Still, like many other children, Li loved to doodle when she first took pen in hand. But drawing required a lot of energy, so her father suggested she try making paper-cuts. He was surprised to see how well she took to it. She was already cutting out simple patterns, such as little animals and snowflakes, when she was around eight.
“I can grasp the main characteristic of a thing from a vague outline,” she said of her talent. “I feel I was born to it.”
Every day as a child, Li laid out new works she had created on the floor, waiting for her father to come home from work.
“I remember her looking up at me with an expression from of anticipation, but her eyes were always blank,” said Li Xiaoxian. “It always saddened me, but I never failed to tell her how happy I was to see her work and how much I wanted her to continue.”
Her father collected all her paper-cuts, bound them into volumes and made covers for them.
Images in mind’s eye
Traditional Chinese paper-cuts usually focus on standard themes like Spring Festival, the Chinese zodiac, flowers and birds.
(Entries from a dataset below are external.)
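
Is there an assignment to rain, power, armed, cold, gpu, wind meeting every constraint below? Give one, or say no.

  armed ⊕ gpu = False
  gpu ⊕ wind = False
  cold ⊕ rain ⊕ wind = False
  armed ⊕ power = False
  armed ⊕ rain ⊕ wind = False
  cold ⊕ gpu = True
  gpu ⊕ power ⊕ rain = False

Adding constraints 1, 3, 5, 6 mod 2: every variable appears an even number of times on the left, so the left side is 0.
But the right sides sum to 1 (mod 2). 0 ≠ 1 — the system is inconsistent.

UNSATISFIABLE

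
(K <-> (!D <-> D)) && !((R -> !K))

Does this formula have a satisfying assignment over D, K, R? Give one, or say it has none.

Unsatisfiable

Case K = True: the formula simplifies to (!D <-> D) && !(!R).
  D = True: the conjunct !D <-> D becomes !True <-> True = False.
  D = False: the conjunct !D <-> D becomes !False <-> False = False.
Case K = False: the conjunct !((R -> !K)) becomes !((R -> True)) = False.
Both cases fail — unsatisfiable.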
Li doesn’t do any of that.
Her themes are drawn from what she feels and from the images in her mind’s eye: herself in a shirt with a kitten printed on it; her grandparents’ fake-fighting; an old man with a dog.
Some of her works spring from fairy tales or her own stories. She has written and illustrated about 60 short stories in the past two years.
“They are my present to children,” she said. “I want my stories to bring them happiness and inspiration”
Li recalled a childhood book entitled called “365 Nights,” which presented one story for every day of the year. The book, one of her favorites, has inspired her to write a new version of “365 Nights” for children.
With the help of her father, Li sent some of her work to well-known artists to ask for their opinions. To her surprise, the reaction was all praise. Miao Huixin, an artist whom Time magazine listed as one of the “Top 10 Asian Artists” in 1996, said her work “embodies the beauty and genuineness” of the world. Zhao Yannian, a printmaking artist, called her work “the art of innocence.”
The praise, however, didn’t bring fame or wealth to her low-income family. For several years, Li tried to get exhibitions of her work mounted but didn’t meet with much success. “They suggested I auction the comments I received from established artists if I wanted to make big money,” she said. “But I think it’s too disrespectful to them, so I declined.”
Fortune finally smiled on Li when Lu Xueming, president of a Zhejiang media group, promised to publish a collection of her stories and paper-cuts. The book is now in the final pre-publication stage.
“I hope this will be the first step in people getting to know about my work,” she said. “I’m so looking forward to it.”